Türküm, doğruyum, çalışkanım - Gündem
27 Kasım 2024 - Հակական տոմար - Տարի : 4517 / Ամիս : Տրե / Օր : Վահագն / Ժամ : Առաւօտ

Gündem :

04 Ekim 2013  

Türküm, doğruyum, çalışkanım -

Türküm, doğruyum, çalışkanım Demokratikleşme Paketi’nin çarpıcı maddelerinden biri, ilkokullarda her sabah öğrencilere okutulan ‘Andımız’ın kaldırılmasıydı

Etnik olarak Türk olmayan yurttaşlar ve çocuklarının uzun yıllardır rahatsızlıklarını dile getirdikleri bu ‘And’ın nasıl doğduğu ve okullarda her gün okutulması noktasına nasıl gelindiğini merak edenlere, gazetemiz yazarı, tarihçi Ayşe Hür’ün bir yazısını öneriyoruz.

Hür, ‘Andımız’ı, ‘Gençliğe Hitabe’ ve ‘Nutuk’la birlikte ele aldığı yazısında çarpıcı bir gerçeğe dikkat çekiyordu:

“160 öğrenim günü olduğunu varsayarsak, bir çocuk, ister Kürt, ister Ermeni, ister Rum, ister Laz, ister Çerkes, ister Fransız kökenli olsun çocuk sekiz yıllık temel eğitimi boyunca 1280 kere ‘Türküm, doğruyum, çalışkanım...’ demek zorunda.”
Ayşe Hür’ün 2012 yılında Taraf gazetesinde de yayınlanan yazısı şöyle:

“1933 yılının 23 Nisan Çocuk Bayramı idi. O, heyecanla Çankaya Köşkü’ne geldiği vakit, Atatürk ’ün yanında bana bir kâğıt uzattı ve şunları anlatmaya başladı. ‘Sabahleyin ilk bayramlaşmayı kızlarımla yaptım. Onlara bir şeyler söylemek istediğim vakit, bir ant meydana çıktı. İşte Cumhuriyetimizin 23 Nisan çocuklarına armağanı’ dedi. Kâğıtta şöyle yazıyordu: Türküm, doğruyum, çalışkanım. Yasam, küçüklerimi korumak, büyüklerimi saymak; yurdumu, budunumu özümden çok sevmektir. Ülküm, yükselmek, ileri gitmektir. Varlığım Türk varlığına armağan olsun.
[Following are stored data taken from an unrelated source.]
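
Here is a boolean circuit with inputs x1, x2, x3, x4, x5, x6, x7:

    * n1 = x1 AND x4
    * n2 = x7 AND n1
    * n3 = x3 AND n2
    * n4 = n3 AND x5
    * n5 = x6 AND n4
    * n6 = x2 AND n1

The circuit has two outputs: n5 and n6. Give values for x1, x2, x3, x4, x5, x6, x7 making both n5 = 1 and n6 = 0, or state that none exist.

Check with x1=1 x2=0 x3=1 x4=1 x5=1 x6=1 x7=1:
n1 = x1 AND x4 = 1 AND 1 = 1
n2 = x7 AND n1 = 1 AND 1 = 1
n3 = x3 AND n2 = 1 AND 1 = 1
n4 = n3 AND x5 = 1 AND 1 = 1
n5 = x6 AND n4 = 1 AND 1 = 1
n6 = x2 AND n1 = 0 AND 1 = 0
So n5 = 1 and n6 = 0.

x1=1 x2=0 x3=1 x4=1 x5=1 x6=1 x7=1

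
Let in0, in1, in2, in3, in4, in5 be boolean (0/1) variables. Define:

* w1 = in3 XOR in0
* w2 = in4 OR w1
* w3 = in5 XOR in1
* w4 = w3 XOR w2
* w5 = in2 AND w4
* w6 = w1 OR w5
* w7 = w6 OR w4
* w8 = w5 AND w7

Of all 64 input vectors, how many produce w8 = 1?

w8 = w5 AND w7 must be 1, so both w5 = 1 and w7 = 1.
w5 = in2 AND w4 must be 1, so both in2 = 1 and w4 = 1.
Enumerating the 64 input combinations, 16 give w8 = 1 and 48 give w8 = 0.

16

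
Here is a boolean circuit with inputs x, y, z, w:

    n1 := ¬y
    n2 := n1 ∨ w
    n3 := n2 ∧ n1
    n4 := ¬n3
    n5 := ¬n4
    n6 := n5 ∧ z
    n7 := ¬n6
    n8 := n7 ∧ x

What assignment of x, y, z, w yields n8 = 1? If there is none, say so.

n8 = n7 ∧ x must be 1, so both n7 = 1 and x = 1.
n7 = ¬n6 must be 1, so n6 = 0.
n6 = n5 ∧ z must be 0, so at least one of n5, z is 0.
Check with x=1 y=1 z=0 w=0:
n1 = ¬y = ¬1 = 0
n2 = n1 ∨ w = 0 ∨ 0 = 0
n3 = n2 ∧ n1 = 0 ∧ 0 = 0
n4 = ¬n3 = ¬0 = 1
n5 = ¬n4 = ¬1 = 0
n6 = n5 ∧ z = 0 ∧ 0 = 0
n7 = ¬n6 = ¬0 = 1
n8 = n7 ∧ x = 1 ∧ 1 = 1
So n8 = 1 as required.

x=1 y=1 z=0 w=0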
Bu sözler, Türk çocukları tarafından o yıldan beri tekrarlanmaktadır. Vatanperver Dr. Reşit Galip, evvelâ bir baba olarak bu hisleri duymuş; sonra da Millî Eğitim Bakanı olarak okul çocuklarına bu andı içirmişti.”
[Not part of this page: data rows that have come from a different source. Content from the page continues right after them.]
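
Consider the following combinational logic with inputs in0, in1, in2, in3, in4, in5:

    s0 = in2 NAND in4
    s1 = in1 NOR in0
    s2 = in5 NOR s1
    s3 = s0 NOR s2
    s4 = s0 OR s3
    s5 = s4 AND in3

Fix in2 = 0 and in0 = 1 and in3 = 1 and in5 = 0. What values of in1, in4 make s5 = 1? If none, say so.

s5 = s4 AND in3 must be 1, so both s4 = 1 and in3 = 1.
s4 = s0 OR s3 must be 1, so at least one of s0, s3 is 1.
Check with in2 = 0 and in0 = 1 and in3 = 1 and in5 = 0 and in1=1, in4=0:
s0 = in2 NAND in4 = 0 NAND 0 = 1
s1 = in1 NOR in0 = 1 NOR 1 = 0
s2 = in5 NOR s1 = 0 NOR 0 = 1
s3 = s0 NOR s2 = 1 NOR 1 = 0
s4 = s0 OR s3 = 1 OR 0 = 1
s5 = s4 AND in3 = 1 AND 1 = 1
So s5 = 1.

in1=1, in4=0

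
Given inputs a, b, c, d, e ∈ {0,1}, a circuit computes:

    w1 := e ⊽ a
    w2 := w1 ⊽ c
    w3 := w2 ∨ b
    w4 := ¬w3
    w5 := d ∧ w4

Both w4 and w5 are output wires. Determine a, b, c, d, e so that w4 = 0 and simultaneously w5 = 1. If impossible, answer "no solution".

no solution exists

Across all 32 input combinations, none give both w4 = 0 and w5 = 1.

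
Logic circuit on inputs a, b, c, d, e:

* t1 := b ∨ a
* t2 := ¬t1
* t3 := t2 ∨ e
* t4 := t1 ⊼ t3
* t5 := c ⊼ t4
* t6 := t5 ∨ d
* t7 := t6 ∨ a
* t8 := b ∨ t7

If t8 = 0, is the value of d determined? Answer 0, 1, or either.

0

t8 = b ∨ t7 must be 0, so both b = 0 and t7 = 0.
Every assignment with t8 = 0 has d = 0; there are 2 such assignment(s).
  a=0, b=0, c=1, d=0, e=0
  a=0, b=0, c=1, d=0, e=1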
Bu satırlar Mustafa Kemal’in (o yıllarda henüz Atatürk soyadını almamıştı) en yakın çalışma arkadaşlarından Afet (İnan) Hanım’a ait. Sözü edilen ant ise tahmin edeceğiniz gibi, o tarihten beri çocuklarımızın her sabah derse başlamadan önce hep bir ağızdan okudukları ve başta Kürt siyasal hareketi olmak üzere aklı başında tüm kesimlerin kaldırılmasını talep ettiği ünlü “Andımız”.
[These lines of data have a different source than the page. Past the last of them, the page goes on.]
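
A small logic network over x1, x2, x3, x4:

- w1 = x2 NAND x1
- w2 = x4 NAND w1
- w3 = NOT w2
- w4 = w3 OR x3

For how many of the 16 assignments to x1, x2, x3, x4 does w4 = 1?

11

w4 = w3 OR x3 must be 1, so at least one of w3, x3 is 1.
Enumerating the 16 input combinations, 11 give w4 = 1 and 5 give w4 = 0.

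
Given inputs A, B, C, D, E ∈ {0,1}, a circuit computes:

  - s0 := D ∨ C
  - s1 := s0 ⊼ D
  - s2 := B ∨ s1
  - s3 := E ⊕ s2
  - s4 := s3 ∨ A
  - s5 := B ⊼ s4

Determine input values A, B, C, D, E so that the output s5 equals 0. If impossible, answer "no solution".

Check with A=1, B=1, C=1, D=1, E=0:
s0 = D ∨ C = 1 ∨ 1 = 1
s1 = s0 ⊼ D = 1 ⊼ 1 = 0
s2 = B ∨ s1 = 1 ∨ 0 = 1
s3 = E ⊕ s2 = 0 ⊕ 1 = 1
s4 = s3 ∨ A = 1 ∨ 1 = 1
s5 = B ⊼ s4 = 1 ⊼ 1 = 0
So s5 = 0 as required.

A=1, B=1, C=1, D=1, E=0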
REŞİT GALİP KIZLARI İÇİN YAZMIŞ
Başka kaynaklardan öğrendiğimize göre dönemin Maarif Vekili (Milli Eğitim Bakanı) Reşit Galip’in bu icadı Mustafa Kemal tarafından çok sevilmiş ve Talim Terbiye Kurulu tarafından 10 Mayıs 1933 tarihli bir genelge ile bütün okullarda her gün tekrarlanması zorunlu kılınmıştı. 12 Mart 1971 Muhtırası’nın etkisiyle olsa gerek, 1972 yılında, “Öğrenci Andı”nın bir kelimesi değiştirilmiş, bir de koyu renkle gösterdiğim cümleler eklenmişti:

“Türküm, doğruyum, çalışkanım. Yasam, küçüklerimi korumak, büyüklerimi saymak, yurdumu, milletimi özümden çok sevmektir. Ülküm, yükselmek, ileri gitmektir. Varlığım Türk varlığına armağan olsun.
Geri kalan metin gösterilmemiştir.